When I read about MTD, I think of H. Richard Niebuhr's critique of the faith of 20th century social liberalism:  "A God without wrath brought men without sin into a kingdom without judgment through the ministrations of a Christ without a cross."  Though my own theologically liberal side wants to substitute the word "wrath" with the word "passion," I agree that Niebuhr's general sentiment is true and I think it shares the same power failure as that of MTD. In the end, what we get is a god who is vague, distant, none-too-demanding, and, ultimately, none-too-important. As Dean writes, "If this is the god we offer young people, there may be little in Christianity to which they object, but there is even less to which they will be devoted." The Bible calls this a luke-warm faith.
 
 
In one-on-one interviews with young people in the study, Dean said youth described God as being above all things "nice" and wanting us to be nice also. This is of course all very well and nice, but it doesn't quite lift the luggage. Having a "nice" God who wants us to be nice also is a far cry from the God whose passion runs so deep for us that He came to die for us and calls for us to die to ourselves as well. Dean says we sell our youth short when we assume ministry with youth is all about making things "fun." She says our aim ought to be higher. She closes the book with a quote from nineteenth-century Daniel Burnham:
 
Make no small plans. They have no magic to stir humanity's blood and probably themselves will not be realized. Make big plans; aim high in hope and work . . . . Remember that our sons and daughters are going to do things that will stagger us.

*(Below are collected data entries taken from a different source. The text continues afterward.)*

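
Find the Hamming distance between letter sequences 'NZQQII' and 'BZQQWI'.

Differing positions: 1, 5. Hamming distance = 2.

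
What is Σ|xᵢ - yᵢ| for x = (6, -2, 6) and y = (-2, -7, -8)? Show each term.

Σ|x_i - y_i| = |6 - (-2)| + |-2 - (-7)| + |6 - (-8)| = 8 + 5 + 14 = 27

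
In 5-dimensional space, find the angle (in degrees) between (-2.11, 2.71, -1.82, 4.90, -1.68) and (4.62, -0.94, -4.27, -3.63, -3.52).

With u = (-2.11, 2.71, -1.82, 4.90, -1.68), v = (4.62, -0.94, -4.27, -3.63, -3.52):
u·v = (-2.11)·4.62 + 2.71·(-0.94) + (-1.82)·(-4.27) + 4.9·(-3.63) + (-1.68)·(-3.52) = (-9.7482) + (-2.5474) + 7.7714 + (-17.787) + 5.9136 = -16.3976.
|u| = √((-2.11)² + 2.71² + (-1.82)² + 4.9² + (-1.68)²) = √(4.4521 + 7.3441 + 3.3124 + 24.01 + 2.8224) = √41.941, |v| = √(4.62² + (-0.94)² + (-4.27)² + (-3.63)² + (-3.52)²) = √(21.3444 + 0.8836 + 18.2329 + 13.1769 + 12.3904) = √66.0282.
cos θ = (u·v)/(|u||v|) = -16.3976/(√41.941·√66.0282) ≈ -0.311599
θ = arccos(-0.311599) ≈ 108.16°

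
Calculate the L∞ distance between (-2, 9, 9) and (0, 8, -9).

max(|x_i - y_i|) = max(|-2 - 0|, |9 - 8|, |9 - (-9)|) = max(2, 1, 18) = 18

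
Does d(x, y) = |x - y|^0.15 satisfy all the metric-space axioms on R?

Yes. With 0 < p = 0.15 ≤ 1, d(x,y) = |x-y|^0.15 is a metric on R. Non-negativity and symmetry are immediate; |x-y|^0.15 = 0 ⟺ |x-y| = 0 ⟺ x = y. For the triangle inequality, the function t ↦ t^0.15 is subadditive on [0,∞) when p ≤ 1, so |x-z|^0.15 ≤ (|x-y| + |y-z|)^0.15 ≤ |x-y|^0.15 + |y-z|^0.15.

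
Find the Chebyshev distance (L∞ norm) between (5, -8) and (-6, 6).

max(|x_i - y_i|) = max(|5 - (-6)|, |-8 - 6|) = max(11, 14) = 14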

Let your watchword be order and your beacon, beauty. Think big.
 
 
Reading this book has not only been good for my purposes on the search committee but also for my purposes as a father. It has helped me to understand how desperately I want my own children not only to believe in God generally, but to have an abundant and life-giving relationship with Him.
 
Yesterday I had a father and his daughter in my office discussing a faith decision the young daughter is in the process of making. At the close of the meeting the father, daughter, and I held hands in a circle and I prayed. As I prayed, the thought of this father and his daughter overwhelmed me and tears suddenly began running down my cheeks and onto the table between us. It occurred to me that the prayer I was praying for this man's daughter is the same prayer my soul is praying for my own daughter and two sons — that they might come to know God — not a mushy, vague, "nice" God— but rather that they might know the God who is so wildly in love with them that He, too, shed tears for them in Gethsemane and blood for them on Calvary. He is the God who died for us; and He is the God who is worth our living and dying for also.
 
 
And my question as a father and pastor is this: Are our kids seeing that kind of passionate life and death in me?